Imagine filling your shopping cart at Sears, Home Depot or Zellers and then moving to the check-out counter without needing to unload anything, began a Sept. 2 National Post article about Radio Frequency Identification (RFID) by Paul Barter, vice-president of T4G Limited, a technology services company in Toronto. Instead, the clerk instantly tells you what you owe for everything in the cart, you pay, you receive an itemized list of all the products and then you leave. Sound far fetched? It's not. It's a technology called RFID and it is the biggest thing to hit the retail industry since the bar code 30 years ago, predicted Barter, who graduated in 2003 from the Joint Kellogg-Schulich Executive MBA Program and begins teaching a technology strategy course at Schulich in January.
So what is RFID? A new technology, RFID consists of a tag or label embedded in merchandise with a single computer chip and an itsy-bitsy antenna. Then a radio device connected to a computer system communicates with that tag and "reads" all sorts of information like price, size, color, manufacture date, warranty and more. Retailers reduce labour costs and free employees to focus more on customer service, inventory flow, and even emergency shelf-stocking. Improved inventory control also means reduced prices and added selection for shoppers. Shoppers have shorter waits at checkouts and easier warranty service – because of all the information embedded in the chip.

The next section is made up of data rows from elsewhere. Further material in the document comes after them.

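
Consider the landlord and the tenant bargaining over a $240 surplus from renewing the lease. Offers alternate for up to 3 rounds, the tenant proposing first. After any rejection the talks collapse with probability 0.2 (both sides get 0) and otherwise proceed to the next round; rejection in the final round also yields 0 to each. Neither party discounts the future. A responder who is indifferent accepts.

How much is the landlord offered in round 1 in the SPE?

By backward induction:
Round 3 (the tenant proposes): rejection yields 0 for the landlord; the tenant offers 0 and keeps 240.
Round 2 (the landlord proposes): rejecting gives the tenant an expected 0.8 × 240 = 192, so the landlord offers 192, keeping 48.
Round 1 (the tenant proposes): rejecting gives the landlord an expected 0.8 × 48 = 38.4, so the tenant offers 38.4, keeping 201.6.

38.4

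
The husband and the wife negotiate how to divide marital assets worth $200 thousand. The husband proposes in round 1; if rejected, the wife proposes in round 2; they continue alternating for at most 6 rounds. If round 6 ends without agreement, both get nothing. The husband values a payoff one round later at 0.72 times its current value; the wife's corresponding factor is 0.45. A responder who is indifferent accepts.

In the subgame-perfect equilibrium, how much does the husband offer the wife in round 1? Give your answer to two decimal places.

Round 6 (the wife proposes): rejection yields 0 for the husband; the wife offers 0 and keeps 200.
Round 5 (the husband proposes): the wife can get 200 next round, worth 0.45 × 200 = 90 now, so the husband offers 90, keeping 110.
Round 4 (the wife proposes): the husband can get 110 next round, worth 0.72 × 110 = 79.2 now, so the wife offers 79.2, keeping 120.8.
Round 3 (the husband proposes): the wife can get 120.8 next round, worth 0.45 × 120.8 = 54.36 now. The husband offers 54.36 and keeps 200 − 54.36 = 145.64.
Round 2 (the wife proposes): the husband can get 145.64 next round, worth 0.72 × 145.64 = 104.8608 now; the wife offers that and keeps 95.1392.
Round 1 (the husband proposes): the wife can get 95.1392 next round, worth 0.45 × 95.1392 = 42.81264 now, so the husband offers 42.81264, keeping 157.18736.

42.81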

TSN breeding ground for sports reporters
The Sports Network turned into a fine developing ground for broadcasters, reported The Toronto Sun and Brockville Recorder and Times Sept. 1 in a feature on TSN’s 20th anniversary. Take ESPN/ABC play-by-play man Mark Jones (BA ’84 in economics), who was a member of the York University basketball team in 1984 when he was interviewed by TSN's Peter Watts. "I pulled on his jacket after the interview [following his final game] and asked him if there were any opportunities for students," Jones said. "[Watts] told me to call him next week and he hooked me up with [then-TSN producer] Scott Moore. [Within a few] days, I was an editorial assistant." With his brother – Toronto basketball analyst Paul Jones (BSc ’80 in physical education), who started at TSN because he couldn't land a school job after teacher's college – working alongside him, Mark Jones moved up to Sportsdesk host before taking the ESPN/ABC gig in 1990.
Beating back mush brain
Being bilingual can keep you mentally sharp as you age, reported Maclean's in a feature on memory in the Sept. 6 issue. "It's like going to brain gym," said Ellen Bialystok, a research psychologist with York’s Faculty of Arts. She's now trying to determine whether learning a second language later in life will also tone the mental muscles, and she's optimistic it will. That's because the brain's way of coordinating two or more languages engages different high-end parts at the same time. And it is precisely these parts, she says, "that tend to slip away with normal healthy aging."
On air
- Sergei Plekhanov, a political science professor with the York Centre for International & Security Studies in the Faculty of Arts who specializes in the politics of southern Russia, commented on the seizure by armed attackers of a Russian school near the border of Chechnya, on CBC Radio’s national "As It Happens" and on CBC Radio Winnipeg’s "Information Radio" Sept. 1. Plekhanov said the attack reflects the escalating terror and the attempt of rebels to destabilize the politics of Russia. It follows an election in Chechnya where Moscow’s favourite candidate won.
- Wes Cragg, Director of the Business Ethics Program at York’s Schulich School of Business, discussed A Corporate Kleptocracy, Hollinger International’s audit committee report alleging Conrad Black’s offences against the corporation, on "All in a Day" on CBC Radio Ottawa Sept. 1.